5111.05 Contracts for examination, processing, and determination of medical assistance claims.

(A) The department of job and family services may contract with any person or persons as a fiscal agent for the examination, processing, and determination of medical assistance claims under this chapter. The contracting party may provide any of the following services, as required by the contract:

(1) Design and operate medicaid management information systems, including the provision of data processing services;

(2) Determine the amounts of payments to be made upon claims for medical assistance;

(3) Prepare and furnish to the department lists and computer tapes of such claims for payment;

(4) In addition to audits which may be conducted by the department and by the auditor of state, make audits of providers and the claims of providers of medical assistance according to the standards set forth in the contract;

(5) Assist providers of medical assistance in the development of procedures relating to utilization practices, make studies of the effectiveness of such procedures and methods for their improvement, implement and enforce standards of medical policy, and assist in the application of safeguards against unnecessary utilization;

(6) Assist any institution, facility, or agency to qualify as a provider of medical assistance;

(7) Establish and maintain fiscal records for the medical assistance program;

(8) Perform statistical and research studies;

(9) Develop and implement programs for medical assistance cost containment;

(10) Perform such other duties as are necessary to carry out the medical assistance program.

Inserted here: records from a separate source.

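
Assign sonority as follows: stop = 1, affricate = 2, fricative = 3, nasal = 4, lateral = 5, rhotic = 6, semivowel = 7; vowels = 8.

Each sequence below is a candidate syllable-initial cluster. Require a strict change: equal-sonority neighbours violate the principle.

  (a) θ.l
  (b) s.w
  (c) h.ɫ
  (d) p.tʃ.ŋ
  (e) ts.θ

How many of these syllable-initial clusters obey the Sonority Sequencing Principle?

(a) sonority 3-5: well-formed.
(b) sonority 3-7: well-formed.
(c) sonority 3-5: well-formed.
(d) sonority 1-2-4: well-formed.
(e) sonority 2-3: well-formed.

5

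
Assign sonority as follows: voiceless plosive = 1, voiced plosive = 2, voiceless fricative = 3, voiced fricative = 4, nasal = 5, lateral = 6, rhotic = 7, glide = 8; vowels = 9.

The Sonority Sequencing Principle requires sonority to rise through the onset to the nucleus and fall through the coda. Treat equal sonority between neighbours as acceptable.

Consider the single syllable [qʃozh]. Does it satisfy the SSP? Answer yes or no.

yes

Onset: /q/ is a voiceless plosive (sonority 1), /ʃ/ is a voiceless fricative (sonority 3); then the nucleus /o/ (sonority 9).
Onset profile 1-3-9 — rises to the nucleus.
Coda: /z/ is a voiced fricative (sonority 4), /h/ is a voiceless fricative (sonority 3).
Coda profile 9-4-3 — falls from the nucleus.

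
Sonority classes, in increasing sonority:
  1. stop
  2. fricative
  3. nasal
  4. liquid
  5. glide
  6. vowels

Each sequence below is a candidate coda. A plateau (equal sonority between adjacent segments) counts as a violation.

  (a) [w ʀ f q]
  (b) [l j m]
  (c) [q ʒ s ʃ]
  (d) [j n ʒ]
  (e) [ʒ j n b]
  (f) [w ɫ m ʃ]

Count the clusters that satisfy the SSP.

3

(a) 5-4-2-1 → obeys
(b) 4-5-3 → violates
(c) 1-2-2-2 → violates
(d) 5-3-2 → obeys
(e) 2-5-3-1 → violates
(f) 5-4-3-2 → obeys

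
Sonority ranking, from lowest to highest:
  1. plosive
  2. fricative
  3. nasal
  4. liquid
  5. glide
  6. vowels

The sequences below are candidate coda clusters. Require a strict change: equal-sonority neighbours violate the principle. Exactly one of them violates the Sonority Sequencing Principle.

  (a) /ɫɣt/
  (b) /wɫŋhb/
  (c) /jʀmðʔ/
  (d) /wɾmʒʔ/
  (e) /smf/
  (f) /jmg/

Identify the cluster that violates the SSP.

(a) sonority 4-2-1: well-formed.
(b) sonority 5-4-3-2-1: well-formed.
(c) sonority 5-4-3-2-1: well-formed.
(d) sonority 5-4-3-2-1: well-formed.
(e) sonority 2-3-2: ill-formed.
(f) sonority 5-3-1: well-formed.

e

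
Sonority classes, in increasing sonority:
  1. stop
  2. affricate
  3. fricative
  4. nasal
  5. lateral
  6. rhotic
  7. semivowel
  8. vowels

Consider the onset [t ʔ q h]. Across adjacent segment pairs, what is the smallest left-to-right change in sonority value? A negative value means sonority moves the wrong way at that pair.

0

/t/ — stop, sonority 1.
/ʔ/ — stop, sonority 1.
/q/ — stop, sonority 1.
/h/ — fricative, sonority 3.
/t/→/ʔ/: change +0.
/ʔ/→/q/: change +0.
/q/→/h/: change +2.
Minimum = 0.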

(B) The department of job and family services may contract with any person or persons as an insuring agent for the examination, processing, and determination of medical assistance claims, as provided in division (A) of this section, and for the payment of medical assistance claims through an underwritten program in which the state pays the insuring agent a monthly premium and the insuring agent pays for medical services authorized under the state’s medical assistance program. The person with whom the department contracts, with respect to the awarding, provisions, and performance of such contract, shall not be subject to the provisions of Title XXXIX [39] of the Revised Code or to regulation by the department of insurance, nor to taxation as an insurance company pursuant to section 5725.18 or 5729.03 of the Revised Code. A contract with an insuring agent shall specify the qualifications, including capital and surplus requirements, and other conditions with which the insuring agent must comply.

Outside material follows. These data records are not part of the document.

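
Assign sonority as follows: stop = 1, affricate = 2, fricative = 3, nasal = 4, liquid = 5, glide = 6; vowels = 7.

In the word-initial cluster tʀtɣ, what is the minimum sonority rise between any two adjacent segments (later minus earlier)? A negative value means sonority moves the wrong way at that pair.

/t/ is a stop (sonority 1).
/ʀ/ is a liquid (sonority 5).
/t/ is a stop (sonority 1).
/ɣ/ is a fricative (sonority 3).
/t/→/ʀ/: change +4.
/ʀ/→/t/: change -4.
/t/→/ɣ/: change +2.
Minimum = -4.

-4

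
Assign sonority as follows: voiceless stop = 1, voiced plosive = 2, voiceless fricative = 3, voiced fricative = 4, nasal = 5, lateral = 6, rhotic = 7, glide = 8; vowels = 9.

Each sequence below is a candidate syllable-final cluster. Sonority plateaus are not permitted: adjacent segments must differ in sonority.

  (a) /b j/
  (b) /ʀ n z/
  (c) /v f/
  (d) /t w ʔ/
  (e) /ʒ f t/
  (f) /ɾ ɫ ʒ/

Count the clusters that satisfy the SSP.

(a) /b j/: profile 2-8 — violates.
(b) /ʀ n z/: profile 7-5-4 — obeys.
(c) /v f/: profile 4-3 — obeys.
(d) /t w ʔ/: profile 1-8-1 — violates.
(e) /ʒ f t/: profile 4-3-1 — obeys.
(f) /ɾ ɫ ʒ/: profile 7-6-4 — obeys.

4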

(C) In entering into a contract under this section, the department, in cooperation with the director of budget and management, shall determine that the contracting party is qualified to perform the required services and shall follow applicable procedures required of the department of administrative services in sections 125.07 to 125.11 of the Revised Code. A contract shall be awarded to the bidder who, with due consideration to the bidder’s experience and financial capability, offers the lowest and best bid to the state for control of the costs of the medical assistance program consistent with meeting the obligations under that program for fair and equitable treatment of recipients and providers of medical services. Any arrangement whereby funds are paid to an insuring or fiscal agent for administrative functions under this section shall, for the purposes of section 125.081 of the Revised Code, be deemed to be a contract or purchase by the department of administrative services; however, money to be used by an insuring agent to pay for medical services authorized under the state’s medical assistance program shall not be deemed a contract or purchase within the meaning of such section.